自力V消滅は、悪夢の始まりにすぎないのか――。日本ハムは5日、ソフトバンク戦(みずほペイペイ)に5―7で敗れて2連敗。自力優勝の可能性が消滅し、首位ソフトバンクには優勝マジック「37」が点灯した。

 初回に郡司裕也捕手(28)の中犠飛で先制したが、その裏に先発の北山がソフトバンク打線につかまり3失点。あっさり逆転を許すと、2回にも近藤に2点適時二塁打を浴び、1―5と突き放された。打線は6回に3点を奪って一時同点に追いついたものの、8回から登板した島本が二死一塁から野村に5号2ランを被弾。
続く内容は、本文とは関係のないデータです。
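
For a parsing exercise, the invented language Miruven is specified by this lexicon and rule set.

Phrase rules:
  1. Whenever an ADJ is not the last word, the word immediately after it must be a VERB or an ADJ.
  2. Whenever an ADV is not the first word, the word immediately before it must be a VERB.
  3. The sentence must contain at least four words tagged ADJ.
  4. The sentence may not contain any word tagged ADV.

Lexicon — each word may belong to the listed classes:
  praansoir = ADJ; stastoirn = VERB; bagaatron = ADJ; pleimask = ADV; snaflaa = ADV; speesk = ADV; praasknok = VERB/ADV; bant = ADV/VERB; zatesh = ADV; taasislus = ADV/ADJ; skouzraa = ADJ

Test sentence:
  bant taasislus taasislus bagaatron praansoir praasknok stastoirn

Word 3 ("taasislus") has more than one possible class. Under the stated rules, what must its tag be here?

Candidates per position — 1:bant {ADV,VERB}; 2:taasislus {ADV,ADJ}; 3:taasislus {ADV,ADJ}; 4:bagaatron {ADJ}; 5:praansoir {ADJ}; 6:praasknok {VERB,ADV}; 7:stastoirn {VERB}.
Position 1: tagging it ADV would leave rule 4 unsatisfiable, so it must be VERB.
Position 2: tagging it ADV would leave rule 3 unsatisfiable, so it must be ADJ.
Position 3: tagging it ADV would leave rule 1 unsatisfiable, so it must be ADJ.
Position 6: tagging it ADV would leave rule 1 unsatisfiable, so it must be VERB.
That leaves exactly one tagging: VERB ADJ ADJ ADJ ADJ VERB VERB.
Checking: rule 1 holds; rule 2 holds; rule 3 holds; rule 4 holds.

ADJ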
これが決勝点となり、反撃も及ばなかった。

 今季のソフトバンク戦は、これで2勝14敗。首位とのゲーム差も「8・5」に広がり、リーグ優勝は極めて厳しい状況に追い込まれた。しかも日本ハムには、次なる目標となるCS(クライマックスシリーズ)からの日本一にも暗雲が漂い始めている。これ以上、宿敵に突き放されれば、今季から導入された「新ルール」が行く手を阻む可能性があるからだ。

 昨季まで、リーグ2位または3位球団がCSファイナルステージに進出した場合、リーグ優勝球団には一律で1勝のアドバンテージが与えられ、最大6試合で先に4勝した球団が日本シリーズに進出した。

 しかし今季からは、ファーストステージ勝者がリーグ優勝球団に10ゲーム差以上離されているか、レギュラーシーズン勝率5割未満だった場合、優勝球団のアドバンテージが「2勝」に増える。その場合、ファイナルステージは最大7試合の5勝先取となり、2位、3位球団の「下克上」はこれまで以上に難しくなる。日本ハムが「10ゲーム差」を理由とする2勝アドバンテージを避けるには、ソフトバンクとのゲーム差を10未満、つまり9・5ゲーム差以内にとどめてシーズンを終える必要がある。

 新庄剛志監督(54)が、最後までリーグ優勝を諦めるはずはない。ただ、宿敵とのゲーム差が8・5に広がった以上、今後は苦手意識の払しょくと同時に「10ゲーム差」の境界線にも目を光らせなければならない。日本ハムのつらく厳しい戦いは、まだ続く。